Angka itu naik dari 63% di Desember yang lalu serta adalah pembacaan teratas mulai sejak instansi perguruan tinggi di AS itu mulai membuat telaah pemdapat di tahun 2001.
Berdasarkan pada telaah pendapat Kampus Quinnipiac minggu yang lalu tunjukkan 66% pemilih melihat ekonomi AS sekarang ini jadi suatu hal yang begitu baik atau baik.
Hal semacam ini buat Presiden Trump menyongsong senang serta berkicau lewat Tweeternya kalau 66% orang terasa kalau ekonomi begitu baik atau baik, angka teratas yang sempat ada, sekian ungkap kicauannya.
Cuma 36% menyepakati membaiknya ekonomi karna kemampuan Presiden Trump, sementara 59% tidak sepakat, kata survey itu.

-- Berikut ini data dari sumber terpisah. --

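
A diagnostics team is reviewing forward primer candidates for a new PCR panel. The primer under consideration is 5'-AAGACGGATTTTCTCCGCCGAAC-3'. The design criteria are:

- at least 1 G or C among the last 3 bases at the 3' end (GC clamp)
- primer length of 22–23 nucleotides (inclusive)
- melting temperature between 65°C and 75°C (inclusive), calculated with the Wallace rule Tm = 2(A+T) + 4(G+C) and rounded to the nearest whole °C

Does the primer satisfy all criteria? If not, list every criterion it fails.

Meets all criteria.

Base counts: A=6, T=5, G=5, C=7 (length 23).
GC clamp: 3' end AAC has 1 G/C ✓
length: length 23 ✓
Tm: Tm = 2·11 + 4·12 = 70°C ✓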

Tetapi telaah pendapat yang beda mengatakan kalau optimisme ekonomi belum juga hasilkan support positif untuk pekerjaan yang dikerjakan Trump jadi presiden AS.

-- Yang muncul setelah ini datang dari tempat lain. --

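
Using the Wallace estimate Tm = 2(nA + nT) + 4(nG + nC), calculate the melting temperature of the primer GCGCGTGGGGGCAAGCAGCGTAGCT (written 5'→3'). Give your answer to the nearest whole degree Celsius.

Base counts: A=4, T=3, G=12, C=6 (length 25).
Tm = 2·(4+3) + 4·(12+6) = 2·7 + 4·18 = 14 + 72 = 86°C.

86°C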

Keadaan ini lebih kecil dari pada hasil survey Desember yang lalu dimana saat itu 37% sepakat pekerjaan presiden buat ekonomi lebih baik, 59% tidak sepakat. Pandangan mengenai ciri-khas Trump bisa berperan menetralisir optimisme ekonomi AS itu, sekian kata asisten direktur Poll Kampus Quinnipiac, Tim Malloy.
Diluar itu sekitaran 38% responden yakin kalau Trump tidak perduli dengan rata-rata orang AS.
Hasil telaah pendapat yang beda kalau pemilih yakin Trump tidak jujur dalam berkata dengan 34% nada, sementara dengan nada 39% berkata kalau Trump tidak mempunyai ketrampilan kepemimpinan yang baik.
Reaksi-reaksi dari responden warga AS itu seolah memberitahu kita kalau warga AS tidak lihat ada jalinan pada kemampuan ekonomi yang melonjak saat ini dengan kekuatan dari Presiden Trump dalam memimpin AS, sekian ungkap Malloy pada media setempat.
Dari laporan yang lain dalam telaah pendapat juga menyoroti bagaimana orang AS melihat ekonominya. Akhirnya kalau 49% responden menyebutkan kalau Presiden Obama atau pendahulu Trump lebih bertanggungjawab dari pada Trump atas kondisi ekonomi sekarang ini, sedang sekitaran 40% kalau ini adalah hasil jerih payah Trump.